Pédarrieu Aurélie, Cêtre-Sossah Catherine
CIRAD, UMR ASTRE, Montpellier, France.
ASTRE, University of Montpellier, CIRAD, INRAe, Montpellier, France.
Methods Mol Biol. 2025;2893:37-49. doi: 10.1007/978-1-0716-4338-9_4.
Rift Valley fever (RVF) is one of the main vector-borne zoonotic diseases that affects a wide range of ruminants and humans in Africa and the Arabian Peninsula.Several techniques involving cell culture and molecular biology methods have been developed to diagnose RVF infection. Success partly relies on sending samples to a national or reference laboratory in good conditions and having the capacity to perform the appropriate diagnostic test in the matrix of interest during the period of viremia where high loads of viral particles are present. Conventional and duplex/multiplex real-time reverse transcriptase polymerase chain reaction (RT-PCR) assays are currently the most rapid and sensitive molecular tests for the detection and quantification of Rift Valley fever virus (RVFV) during outbreaks. The one-step real-time duplex RT-PCR technique that is detailed in this chapter is based on the L segment of RVFV. Results must be carefully validated and interpreted, taking into account the results of both positive and negative controls.
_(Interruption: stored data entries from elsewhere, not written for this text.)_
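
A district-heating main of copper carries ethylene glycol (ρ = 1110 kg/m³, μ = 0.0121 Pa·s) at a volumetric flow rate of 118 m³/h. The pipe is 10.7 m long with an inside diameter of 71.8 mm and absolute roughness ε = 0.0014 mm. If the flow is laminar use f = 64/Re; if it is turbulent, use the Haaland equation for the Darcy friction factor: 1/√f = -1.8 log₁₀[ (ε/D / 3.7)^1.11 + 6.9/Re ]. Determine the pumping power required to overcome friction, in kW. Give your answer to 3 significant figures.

Q = 118 m³/h = 118/3600 = 0.03278 m³/s.
Cross-sectional area A = πD²/4 = π(0.0718)²/4 = 0.004049 m²; mean velocity V = Q/A = 0.03278/0.004049 = 8.095 m/s.
Reynolds number Re = ρVD/μ = 1110 · 8.095 · 0.0718 / 0.0121 = 5.332e+04.
Re > 4000 → turbulent. Relative roughness ε/D = 1.4e-06/0.0718 = 1.95e-05. Haaland: 1/√f = -1.8 log₁₀[(1.95e-05/3.7)^1.11 + 6.9/5.332e+04] = -1.8 log₁₀[1.38e-06 + 0.000129] = 6.99, so f = 0.02047.
Darcy-Weisbach: ΔP = f(L/D)(ρV²/2) = 0.02047·(10.7/0.0718)·(1110·8.095²/2) = 0.02047·149·3.637e+04 = 1.109e+05 Pa.
Pumping power P = QΔP = 0.03278·1.109e+05 = 3636 W = 3.64 kW.

P ≈ 3.64 kW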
裂谷热(RVF)是主要的媒介传播人畜共患病之一,在非洲和阿拉伯半岛影响着广泛的反刍动物和人类。已经开发了几种涉及细胞培养和分子生物学方法的技术来诊断裂谷热感染。成功部分依赖于在良好条件下将样本送往国家或参考实验室,并具备在病毒血症期间(存在高负荷病毒颗粒)在所关注的基质中进行适当诊断测试的能力。常规和双重/多重实时逆转录聚合酶链反应(RT-PCR)检测目前是疫情期间检测和定量裂谷热病毒(RVFV)最快速、灵敏的分子检测方法。本章详细介绍的一步法实时双重RT-PCR技术基于裂谷热病毒的L片段。必须仔细验证和解释结果,同时考虑阳性和阴性对照的结果。